Declan O’Donovan is an alternative roots/blues musician from the Yukon Territory, who has been impressing audiences of all types with his high-energy live show and his skill as a pianist.

Delhi 2 Dublin continues to break the mould one album after another, busting genres as they go. It’s as if the band has been sent on a mission to plug into some large socket to electrify the people, to charge up their energy.

Hazmat Modine draws from the rich soil of American music of the ’20s and ’30s through to the ’50s and early ’60s, blending elements of early blues, hokum jugband, swing, klezmer, New Orleans R & B, and Jamaican rocksteady.

Juno nominated Canadian indie rock band Hollerado members are global travellers – true originals – and gobs of fun.

Exquisite and sultry boy girl duets weave through newstyle prog-folk of Raleigh, a cello, guitar, drum trio that pulls unexpected beat memories from the places your heart has heard before.
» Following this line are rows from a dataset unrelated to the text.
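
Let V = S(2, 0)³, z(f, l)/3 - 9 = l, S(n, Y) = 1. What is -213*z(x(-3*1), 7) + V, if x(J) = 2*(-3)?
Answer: -10223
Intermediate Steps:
x(J) = -6
z(f, l) = 27 + 3*l
V = 1 (V = 1³ = 1)
-213*z(x(-3*1), 7) + V = -213*(27 + 3*7) + 1 = -213*(27 + 21) + 1 = -213*48 + 1 = -10224 + 1 = -10223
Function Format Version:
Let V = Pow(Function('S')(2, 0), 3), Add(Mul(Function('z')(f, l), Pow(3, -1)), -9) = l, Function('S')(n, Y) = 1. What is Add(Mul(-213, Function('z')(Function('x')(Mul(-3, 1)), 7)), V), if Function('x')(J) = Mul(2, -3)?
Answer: -10223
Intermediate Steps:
Function('x')(J) = -6
Function('z')(f, l) = Add(27, Mul(3, l))
V = 1 (V = Pow(1, 3) = 1)
Add(Mul(-213, Function('z')(Function('x')(Mul(-3, 1)), 7)), V) = Add(Mul(-213, Add(27, Mul(3, 7))), 1) = Add(Mul(-213, Add(27, 21)), 1) = Add(Mul(-213, 48), 1) = Add(-10224, 1) = -10223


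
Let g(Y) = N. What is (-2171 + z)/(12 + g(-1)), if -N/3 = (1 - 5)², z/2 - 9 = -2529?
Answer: 7211/36 ≈ 200.31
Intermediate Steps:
z = -5040 (z = 18 + 2*(-2529) = 18 - 5058 = -5040)
N = -48 (N = -3*(1 - 5)² = -3*(-4)² = -3*16 = -48)
g(Y) = -48
(-2171 + z)/(12 + g(-1)) = (-2171 - 5040)/(12 - 48) = -7211/(-36) = -7211*(-1/36) = 7211/36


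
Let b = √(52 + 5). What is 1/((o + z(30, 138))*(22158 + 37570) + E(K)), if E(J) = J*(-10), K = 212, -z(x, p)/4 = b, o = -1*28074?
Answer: -209600749/351459385163413832 + 3733*√57/43932423145426729 ≈ -5.9573e-10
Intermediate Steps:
o = -28074
b = √57 ≈ 7.5498
z(x, p) = -4*√57
E(J) = -10*J
1/((o + z(30, 138))*(22158 + 37570) + E(K)) = 1/((-28074 - 4*√57)*(22158 + 37570) - 10*212) = 1/((-28074 - 4*√57)*59728 - 2120) = 1/((-1676803872 - 238912*√57) - 2120) = 1/(-1676805992 - 238912*√57)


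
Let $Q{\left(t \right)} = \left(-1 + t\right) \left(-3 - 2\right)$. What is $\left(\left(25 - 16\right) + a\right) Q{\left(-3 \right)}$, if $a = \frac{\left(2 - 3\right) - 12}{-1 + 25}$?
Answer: $\frac{1015}{6} \approx 169.17$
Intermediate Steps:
$a = - \frac{13}{24}$ ($a = \frac{-1 - 12}{24} = \left(-13\right) \frac{1}{24} = - \frac{13}{24} \approx -0.54167$)
$Q{\left(t \right)} = 5 - 5 t$ ($Q{\left(t \right)} = \left(-1 + t\right) \left(-5\right) = 5 - 5 t$)
$\left(\left(25 - 16\right) + a\right) Q{\left(-3 \right)} = \left(\left(25 - 16\right) - \frac{13}{24}\right) \left(5 - -15\right) = \left(\left(25 - 16\right) - \frac{13}{24}\right) \left(5 + 15\right) = \left(9 - \frac{13}{24}\right) 20 = \frac{203}{24} \cdot 20 = \frac{1015}{6}$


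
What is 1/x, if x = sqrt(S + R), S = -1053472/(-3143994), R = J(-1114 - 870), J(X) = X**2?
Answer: sqrt(1044281873949)/2027451884 ≈ 0.00050403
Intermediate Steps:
R = 3936256 (R = (-1114 - 870)**2 = (-1984)**2 = 3936256)
S = 75248/224571 (S = -1053472*(-1/3143994) = 75248/224571 ≈ 0.33507)
x = 436*sqrt(1044281873949)/224571 (x = sqrt(75248/224571 + 3936256) = sqrt(883969021424/224571) = 436*sqrt(1044281873949)/224571 ≈ 1984.0)
1/x = 1/(436*sqrt(1044281873949)/224571) = sqrt(1044281873949)/2027451884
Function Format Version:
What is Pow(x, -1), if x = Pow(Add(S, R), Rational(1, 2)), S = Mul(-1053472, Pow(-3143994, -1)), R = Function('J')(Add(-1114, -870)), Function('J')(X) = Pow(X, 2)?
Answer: Mul(Rational(1, 2027451884), Pow(1044281873949, Rational(1, 2))) ≈ 0.00050403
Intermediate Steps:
R = 3936256 (R = Pow(Add(-1114, -870), 2) = Pow(-1984, 2) = 3936256)
S = Rational(75248, 224571) (S = Mul(-1053472, Rational(-1, 3143994)) = Rational(75248, 224571) ≈ 0.33507)
x = Mul(Rational(436, 224571), Pow(1044281873949, Rational(1, 2))) (x = Pow(Add(Rational(75248, 224571), 3936256), Rational(1, 2)) = Pow(Rational(883969021424, 224571), Rational(1, 2)) = Mul(Rational(436, 224571), Pow(1044281873949, Rational(1, 2))) ≈ 1984.0)
Pow(x, -1) = Pow(Mul(Rational(436, 224571), Pow(1044281873949, Rational(1, 2))), -1) = Mul(Rational(1, 2027451884), Pow(1044281873949, Rational(1, 2)))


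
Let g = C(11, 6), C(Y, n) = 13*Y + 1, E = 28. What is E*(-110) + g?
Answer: -2936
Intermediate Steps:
C(Y, n) = 1 + 13*Y
g = 144 (g = 1 + 13*11 = 1 + 143 = 144)
E*(-110) + g = 28*(-110) + 144 = -3080 + 144 = -2936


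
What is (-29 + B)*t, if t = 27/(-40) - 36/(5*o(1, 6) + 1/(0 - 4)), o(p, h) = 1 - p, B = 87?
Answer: 166257/20 ≈ 8312.8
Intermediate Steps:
t = 5733/40 (t = 27/(-40) - 36/(5*(1 - 1*1) + 1/(0 - 4)) = 27*(-1/40) - 36/(5*(1 - 1) + 1/(-4)) = -27/40 - 36/(5*0 - 1/4) = -27/40 - 36/(0 - 1/4) = -27/40 - 36/(-1/4) = -27/40 - 36*(-4) = -27/40 + 144 = 5733/40 ≈ 143.32)
(-29 + B)*t = (-29 + 87)*(5733/40) = 58*(5733/40) = 166257/20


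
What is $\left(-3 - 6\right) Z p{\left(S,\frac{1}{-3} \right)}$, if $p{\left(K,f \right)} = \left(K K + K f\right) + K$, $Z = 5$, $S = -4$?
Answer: $-600$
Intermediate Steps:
$p{\left(K,f \right)} = K + K^{2} + K f$ ($p{\left(K,f \right)} = \left(K^{2} + K f\right) + K = K + K^{2} + K f$)
$\left(-3 - 6\right) Z p{\left(S,\frac{1}{-3} \right)} = \left(-3 - 6\right) 5 \left(- 4 \left(1 - 4 + \frac{1}{-3}\right)\right) = \left(-3 - 6\right) 5 \left(- 4 \left(1 - 4 - \frac{1}{3}\right)\right) = \left(-9\right) 5 \left(\left(-4\right) \left(- \frac{10}{3}\right)\right) = \left(-45\right) \frac{40}{3} = -600$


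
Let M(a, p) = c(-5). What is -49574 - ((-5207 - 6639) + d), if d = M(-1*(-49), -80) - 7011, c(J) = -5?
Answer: -30712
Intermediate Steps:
M(a, p) = -5
d = -7016 (d = -5 - 7011 = -7016)
-49574 - ((-5207 - 6639) + d) = -49574 - ((-5207 - 6639) - 7016) = -49574 - (-11846 - 7016) = -49574 - 1*(-18862) = -49574 + 18862 = -30712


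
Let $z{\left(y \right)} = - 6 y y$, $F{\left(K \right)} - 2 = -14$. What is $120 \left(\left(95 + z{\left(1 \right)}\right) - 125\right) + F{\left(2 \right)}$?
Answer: $-4332$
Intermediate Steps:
$F{\left(K \right)} = -12$ ($F{\left(K \right)} = 2 - 14 = -12$)
$z{\left(y \right)} = - 6 y^{2}$
$120 \left(\left(95 + z{\left(1 \right)}\right) - 125\right) + F{\left(2 \right)} = 120 \left(\left(95 - 6 \cdot 1^{2}\right) - 125\right) - 12 = 120 \left(\left(95 - 6\right) - 125\right) - 12 = 120 \left(89 - 125\right) - 12 = 120 \left(-36\right) - 12 = -4320 - 12 = -4332$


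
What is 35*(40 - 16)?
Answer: 840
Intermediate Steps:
35*(40 - 16) = 35*24 = 840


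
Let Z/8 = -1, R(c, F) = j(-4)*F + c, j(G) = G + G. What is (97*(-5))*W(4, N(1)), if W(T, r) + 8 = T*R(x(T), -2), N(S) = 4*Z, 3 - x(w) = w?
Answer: -25220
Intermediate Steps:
x(w) = 3 - w
j(G) = 2*G
R(c, F) = c - 8*F (R(c, F) = (2*(-4))*F + c = -8*F + c = c - 8*F)
Z = -8 (Z = 8*(-1) = -8)
N(S) = -32 (N(S) = 4*(-8) = -32)
W(T, r) = -8 + T*(19 - T) (W(T, r) = -8 + T*((3 - T) - 8*(-2)) = -8 + T*((3 - T) + 16) = -8 + T*(19 - T))
(97*(-5))*W(4, N(1)) = (97*(-5))*(-8 - 1*4*(-19 + 4)) = -485*(-8 - 1*4*(-15)) = -485*(-8 + 60) = -485*52 = -25220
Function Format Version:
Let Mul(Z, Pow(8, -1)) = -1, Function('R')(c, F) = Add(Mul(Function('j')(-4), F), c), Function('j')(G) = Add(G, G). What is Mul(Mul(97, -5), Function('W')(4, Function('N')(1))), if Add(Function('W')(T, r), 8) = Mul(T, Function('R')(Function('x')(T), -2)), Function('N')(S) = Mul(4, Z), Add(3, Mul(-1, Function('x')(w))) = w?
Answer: -25220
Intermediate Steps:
Function('x')(w) = Add(3, Mul(-1, w))
Function('j')(G) = Mul(2, G)
Function('R')(c, F) = Add(c, Mul(-8, F)) (Function('R')(c, F) = Add(Mul(Mul(2, -4), F), c) = Add(Mul(-8, F), c) = Add(c, Mul(-8, F)))
Z = -8 (Z = Mul(8, -1) = -8)
Function('N')(S) = -32 (Function('N')(S) = Mul(4, -8) = -32)
Function('W')(T, r) = Add(-8, Mul(T, Add(19, Mul(-1, T)))) (Function('W')(T, r) = Add(-8, Mul(T, Add(Add(3, Mul(-1, T)), Mul(-8, -2)))) = Add(-8, Mul(T, Add(Add(3, Mul(-1, T)), 16))) = Add(-8, Mul(T, Add(19, Mul(-1, T)))))
Mul(Mul(97, -5), Function('W')(4, Function('N')(1))) = Mul(Mul(97, -5), Add(-8, Mul(-1, 4, Add(-19, 4)))) = Mul(-485, Add(-8, Mul(-1, 4, -15))) = Mul(-485, Add(-8, 60)) = Mul(-485, 52) = -25220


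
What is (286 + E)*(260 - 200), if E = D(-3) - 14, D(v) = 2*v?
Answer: 15960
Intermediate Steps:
E = -20 (E = 2*(-3) - 14 = -6 - 14 = -20)
(286 + E)*(260 - 200) = (286 - 20)*(260 - 200) = 266*60 = 15960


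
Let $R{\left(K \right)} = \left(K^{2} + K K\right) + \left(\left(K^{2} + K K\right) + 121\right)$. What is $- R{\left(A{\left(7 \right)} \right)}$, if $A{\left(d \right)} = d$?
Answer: $-317$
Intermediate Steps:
$R{\left(K \right)} = 121 + 4 K^{2}$ ($R{\left(K \right)} = \left(K^{2} + K^{2}\right) + \left(\left(K^{2} + K^{2}\right) + 121\right) = 2 K^{2} + \left(2 K^{2} + 121\right) = 2 K^{2} + \left(121 + 2 K^{2}\right) = 121 + 4 K^{2}$)
$- R{\left(A{\left(7 \right)} \right)} = - (121 + 4 \cdot 7^{2}) = - (121 + 4 \cdot 49) = - (121 + 196) = \left(-1\right) 317 = -317$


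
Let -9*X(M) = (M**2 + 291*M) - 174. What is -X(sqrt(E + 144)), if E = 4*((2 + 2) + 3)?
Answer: -2/9 + 194*sqrt(43)/3 ≈ 423.83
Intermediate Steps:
E = 28 (E = 4*(4 + 3) = 4*7 = 28)
X(M) = 58/3 - 97*M/3 - M**2/9 (X(M) = -((M**2 + 291*M) - 174)/9 = -(-174 + M**2 + 291*M)/9 = 58/3 - 97*M/3 - M**2/9)
-X(sqrt(E + 144)) = -(58/3 - 97*sqrt(28 + 144)/3 - (sqrt(28 + 144))**2/9) = -(58/3 - 194*sqrt(43)/3 - (sqrt(172))**2/9) = -(58/3 - 194*sqrt(43)/3 - (2*sqrt(43))**2/9) = -(58/3 - 194*sqrt(43)/3 - 1/9*172) = -(58/3 - 194*sqrt(43)/3 - 172/9) = -(2/9 - 194*sqrt(43)/3) = -2/9 + 194*sqrt(43)/3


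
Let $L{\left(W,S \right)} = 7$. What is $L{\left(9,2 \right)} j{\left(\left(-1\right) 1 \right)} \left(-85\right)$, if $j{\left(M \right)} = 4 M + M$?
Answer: $2975$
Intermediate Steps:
$j{\left(M \right)} = 5 M$
$L{\left(9,2 \right)} j{\left(\left(-1\right) 1 \right)} \left(-85\right) = 7 \cdot 5 \left(\left(-1\right) 1\right) \left(-85\right) = 7 \cdot 5 \left(-1\right) \left(-85\right) = 7 \left(-5\right) \left(-85\right) = \left(-35\right) \left(-85\right) = 2975$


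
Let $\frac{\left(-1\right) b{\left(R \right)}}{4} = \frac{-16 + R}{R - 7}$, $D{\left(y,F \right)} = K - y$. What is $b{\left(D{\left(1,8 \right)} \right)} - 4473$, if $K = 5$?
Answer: $-4489$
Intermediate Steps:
$D{\left(y,F \right)} = 5 - y$
$b{\left(R \right)} = - \frac{4 \left(-16 + R\right)}{-7 + R}$ ($b{\left(R \right)} = - 4 \frac{-16 + R}{R - 7} = - 4 \frac{-16 + R}{-7 + R} = - \frac{4 \left(-16 + R\right)}{-7 + R}$)
$b{\left(D{\left(1,8 \right)} \right)} - 4473 = \frac{4 \left(16 - \left(5 - 1\right)\right)}{-7 + \left(5 - 1\right)} - 4473 = \frac{4 \left(16 - 4\right)}{-7 + 4} - 4473 = \frac{4 \left(16 - 4\right)}{-3} - 4473 = 4 \left(- \frac{1}{3}\right) 12 - 4473 = -16 - 4473 = -4489$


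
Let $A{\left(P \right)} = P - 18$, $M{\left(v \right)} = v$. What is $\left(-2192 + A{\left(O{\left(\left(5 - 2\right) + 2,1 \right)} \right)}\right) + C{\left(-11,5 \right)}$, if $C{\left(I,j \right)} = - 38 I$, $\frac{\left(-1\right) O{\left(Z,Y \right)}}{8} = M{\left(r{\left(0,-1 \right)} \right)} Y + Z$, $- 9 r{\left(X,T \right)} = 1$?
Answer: $- \frac{16480}{9} \approx -1831.1$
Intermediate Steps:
$r{\left(X,T \right)} = - \frac{1}{9}$ ($r{\left(X,T \right)} = \left(- \frac{1}{9}\right) 1 = - \frac{1}{9}$)
$O{\left(Z,Y \right)} = - 8 Z + \frac{8 Y}{9}$ ($O{\left(Z,Y \right)} = - 8 \left(- \frac{Y}{9} + Z\right) = - 8 \left(Z - \frac{Y}{9}\right) = - 8 Z + \frac{8 Y}{9}$)
$A{\left(P \right)} = -18 + P$ ($A{\left(P \right)} = P - 18 = -18 + P$)
$\left(-2192 + A{\left(O{\left(\left(5 - 2\right) + 2,1 \right)} \right)}\right) + C{\left(-11,5 \right)} = \left(-2192 + \left(-18 + \left(- 8 \left(\left(5 - 2\right) + 2\right) + \frac{8}{9} \cdot 1\right)\right)\right) - -418 = \left(-2192 + \left(-18 + \left(- 8 \left(3 + 2\right) + \frac{8}{9}\right)\right)\right) + 418 = \left(-2192 + \left(-18 + \left(\left(-8\right) 5 + \frac{8}{9}\right)\right)\right) + 418 = \left(-2192 + \left(-18 + \left(-40 + \frac{8}{9}\right)\right)\right) + 418 = \left(-2192 - \frac{514}{9}\right) + 418 = - \frac{20242}{9} + 418 = - \frac{16480}{9}$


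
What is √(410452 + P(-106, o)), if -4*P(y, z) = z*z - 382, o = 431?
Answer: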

Two-time Juno-winning banjoist Jayme Stone makes music inspired by folk traditions from around the world. His repertoire includes a movement from Bach’s French Suite, a Moorish sword-fighting dance and Stone’s lush, edgy originals.

Also onboard, Roots Blues traveller Markus James joins forces with Wassonrai, four West African music masters,  to cook up what NPR Music calls “Rock with a West African twist.”

With their most recent work, We Walk The Road, brilliant multicultural American funk and soul group, Robert Randolph and the Family Band, explores the relationship between gospel, blues, and rock, playing everything from 1920’s blues up to modern-day songs by Prince.

Shred Kelly is a formulation of friends and foot-stompin’ good times born in the East Kootenay’s. The six-piece band is best known for mixing clawhammer banjo riffs that tear the fabric of space and time with a ghostly mandolin, high voltage guitars, fierce drums, and hauntingly sweet harmonies to produce a sound that has been properly coined “Stoke Folk.”

“This is just the beginning – we’ve got plenty more to come,” says Crocker.